The hills around Los Angeles have become an inferno. Days after forecasters warned of dangerous fire weather conditions, twin blazes — driven by 100 mph winds — began raging across some of Southern California’s most expensive neighborhoods, sending thousands of residents fleeing and threatening historic sites. Within five hours on Wednesday morning, both the Palisades Fire east of Santa Monica and the Eaton Fire across Pasadena exploded from 2,000 acres to over 10,000. So far, two people have been confirmed dead and more than 1,000 structures have burned, potentially making the Palisades Fire one of the country’s most destructive.
“I do expect it is plausible that the Palisades Fire in particular will become the costliest on record, period,” said Daniel Swain, a climate scientist at the University of California, Los Angeles, during a live stream on Wednesday morning. That’s partly due to “the fact that some of those structures are some of the most expensive homes and buildings in the world.”
The fires have both immediate and underlying causes. The first ingredient for making such monstrous wildfires is the fuel. In the previous two years, some parts of coastal Southern California experienced their two wettest winters on record, spurring the growth of grass and brush. But now the region has had its driest start of winter on record, which parched that vegetation. The chaparral landscape turned into abundant tinder just waiting to burn.
“Under conditions of climate change, we will have wetter wet periods, very wet wet periods, and very dry dry periods,” said Stephanie Pincetl, director of the California Center for Sustainable Communities at UCLA. “The climatic conditions that Southern California has experienced over centuries are simply going to be exacerbated.”
The second ingredient is the spark. It will take some time for investigators to determine what set off all these blazes, but where humans tread, wildfires start. It could be a wayward firework, or a chain dragging off the back of a truck on the highway, or arson. California also has a major problem with its electric equipment jostling in the wind, showering sparks into the vegetation below. As winds kicked up on Tuesday, utilities like Southern California Edison shut off power to areas of the city in an effort to prevent just such an event.
The third ingredient was high winds. This is Southern California’s prime season for Santa Ana winds, which form in the interior of the western United States. As that warm, dry air moves toward the sea, it drops down mountains, picking up speed. Scientists don’t expect climate change to boost the speed of these Santa Ana winds, though they may get drier and hotter. “They can dry vegetation even more,” said Alexander Gershunov, a research meteorologist at the Scripps Institution of Oceanography. “The same slopes that get a lot of precipitation from atmospheric rivers also get the strong Santa Ana winds.”
So there’s more fuel in those places, and unfortunately more of the wind that drives catastrophic fires. Once there’s a spark, the winds shove the fire forward with oftentimes inescapable speed. That’s how the Camp Fire killed 85 people in 2018, as the flames raced through the town of Paradise, trapping people in homes and cars. And that’s why authorities are fearing for the worst for these new, fast-moving Los Angeles fires.
“The spread has been quite dramatic.
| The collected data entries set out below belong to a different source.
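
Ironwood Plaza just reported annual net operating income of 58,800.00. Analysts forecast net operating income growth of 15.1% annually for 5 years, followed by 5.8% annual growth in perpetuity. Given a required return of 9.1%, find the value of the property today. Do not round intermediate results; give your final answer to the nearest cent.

2809992.69

D_1 = 67678.80000
D_2 = 77898.29880
D_3 = 89660.94192
D_4 = 103199.74415
D_5 = 118782.90551
Terminal value at year 5: TV = D_5×(1+g_2)/(r−g_2) = 125672.31403/0.033 = 3808251.94045
P_0 = D_1/(1+r)^1 + D_2/(1+r)^2 + D_3/(1+r)^3 + D_4/(1+r)^4 + D_5/(1+r)^5 + TV/(1+r)^5
    = 62033.73052 + 65445.30140 + 69044.49305 + 72841.62374 + 76847.57921 + 2463779.96390 = 2809992.69183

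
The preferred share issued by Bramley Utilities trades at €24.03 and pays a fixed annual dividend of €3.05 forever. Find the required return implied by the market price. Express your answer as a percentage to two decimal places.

12.69%

P = C/r ⇒ r = C/P = €3.05/€24.03 = 0.126925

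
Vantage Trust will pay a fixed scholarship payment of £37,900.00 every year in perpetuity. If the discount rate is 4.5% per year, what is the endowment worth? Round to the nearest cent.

Level perpetuity: PV = C / r = £37,900.00 / 0.045 = £842,222.22

£842222.22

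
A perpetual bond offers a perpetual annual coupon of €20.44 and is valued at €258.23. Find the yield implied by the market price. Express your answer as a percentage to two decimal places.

P = C/r ⇒ r = C/P = €20.44/€258.23 = 0.079154

7.92%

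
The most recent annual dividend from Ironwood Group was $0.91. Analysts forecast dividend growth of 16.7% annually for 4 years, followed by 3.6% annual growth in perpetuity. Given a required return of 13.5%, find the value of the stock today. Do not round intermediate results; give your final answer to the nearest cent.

$14.55

D_1 = 1.06197
D_2 = 1.23932
D_3 = 1.44629
D_4 = 1.68781
Terminal value at year 4: TV = D_4×(1+g_2)/(r−g_2) = 1.74858/0.099 = 17.66239
P_0 = D_1/(1+r)^1 + D_2/(1+r)^2 + D_3/(1+r)^3 + D_4/(1+r)^4 + TV/(1+r)^4
    = 0.93566 + 0.96204 + 0.98916 + 1.01705 + 10.64305 = 14.54695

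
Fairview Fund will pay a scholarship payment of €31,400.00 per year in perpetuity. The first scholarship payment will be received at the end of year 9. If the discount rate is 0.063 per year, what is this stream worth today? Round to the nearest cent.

€305719.39

Value at end of year 8: C / r = €31,400.00 / 0.063 = €498,412.6984
Discount to today: PV = €498,412.6984 / (1 + 0.063)^8 = €498,412.6984 / 1.630295 = €305,719.39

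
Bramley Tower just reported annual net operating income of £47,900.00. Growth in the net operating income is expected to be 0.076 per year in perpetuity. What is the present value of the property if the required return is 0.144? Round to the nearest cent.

D₁ = D₀ × (1 + g) = £47,900.00 × 1.076 = £51,540.4000
Growing perpetuity: P = D₁ / (r − g) = £51,540.4000 / (0.144 − 0.076) = £757,947.06

£757947.06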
The Eaton fire especially,” said Devin Black, a meteorologist for the National Weather Service. Because the winds are moving erratically, he said, the public should be cautious when driving around the flames. “They can move very quickly, and you might get trapped,” he said.
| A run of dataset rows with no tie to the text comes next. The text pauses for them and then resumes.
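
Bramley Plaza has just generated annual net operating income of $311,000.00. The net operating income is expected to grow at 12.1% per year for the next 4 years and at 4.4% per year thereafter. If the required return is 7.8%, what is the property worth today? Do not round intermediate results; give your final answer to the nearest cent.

D_1 = 348631.00000
D_2 = 390815.35100
D_3 = 438104.00847
D_4 = 491114.59350
Terminal value at year 4: TV = D_4×(1+g_2)/(r−g_2) = 512723.63561/0.034 = 15080106.92970
P_0 = D_1/(1+r)^1 + D_2/(1+r)^2 + D_3/(1+r)^3 + D_4/(1+r)^4 + TV/(1+r)^4
    = 323405.38033 + 336305.59495 + 349720.38213 + 363670.26750 + 11166816.44923 = 12539918.07414

$12539918.07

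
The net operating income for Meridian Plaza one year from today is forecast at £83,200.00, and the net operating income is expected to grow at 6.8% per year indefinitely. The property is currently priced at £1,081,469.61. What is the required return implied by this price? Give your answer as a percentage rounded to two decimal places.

14.49%

P = D₁/(r − g) ⇒ r = D₁/P + g = £83,200.0000/£1,081,469.61 + 0.068 = 0.076932 + 0.068 = 0.144932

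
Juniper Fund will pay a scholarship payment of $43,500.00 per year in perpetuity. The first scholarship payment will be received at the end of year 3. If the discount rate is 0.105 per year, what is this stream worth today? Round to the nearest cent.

Value at end of year 2: C / r = $43,500.00 / 0.105 = $414,285.7143
Discount to today: PV = $414,285.7143 / (1 + 0.105)^2 = $414,285.7143 / 1.221025 = $339,293.39

$339293.39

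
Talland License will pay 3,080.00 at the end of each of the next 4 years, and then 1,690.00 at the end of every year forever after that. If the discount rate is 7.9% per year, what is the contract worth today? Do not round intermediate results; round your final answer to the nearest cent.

PV of 4-year annuity: 3,080.00 × [1 − (1+0.079)^−4] / 0.079 = 10224.09903
Perpetuity value at year 4: 1,690.00 / 0.079 = 21392.40506
PV of perpetuity: 21392.40506 / (1+0.079)^4 = 15782.42865
Total PV = 10224.09903 + 15782.42865 = 26006.52768

26006.53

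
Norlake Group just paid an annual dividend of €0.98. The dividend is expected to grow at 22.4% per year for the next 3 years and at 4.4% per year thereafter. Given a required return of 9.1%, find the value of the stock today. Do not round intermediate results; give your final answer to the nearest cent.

€34.46

D_1 = 1.19952
D_2 = 1.46821
D_3 = 1.79709
Terminal value at year 3: TV = D_3×(1+g_2)/(r−g_2) = 1.87616/0.047 = 39.91839
P_0 = D_1/(1+r)^1 + D_2/(1+r)^2 + D_3/(1+r)^3 + TV/(1+r)^3
    = 1.09947 + 1.23350 + 1.38387 + 30.73964 = 34.45648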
Wind-driven wildfires are also notoriously difficult to fight, and not just because they move so fast. Those Santa Ana winds are blowing embers ahead of the main wall of the fire, lighting new fires perhaps a mile ahead. So a large, intense fire can spawn smaller blazes that themselves burn out of control, as crews are already stretched thin across the landscape. In Los Angeles county on Wednesday afternoon, four separate fires were taxing the firefighting response, with some fire hydrants running dry. None of them were contained, according to the California Department of Forestry and Fire Protection. Part of the problem is that winds grounded the aircraft used to drop water.
The immediate emergency is containing the blazes and getting people to safety. The longer-term challenge is better adapting Los Angeles, and the rest of California, to a future of ever-worsening droughts and wildfires. “People talk about adapting to the climate,” Pincetl said. “We haven’t adapted to the climate we have, let alone the climate that’s coming.”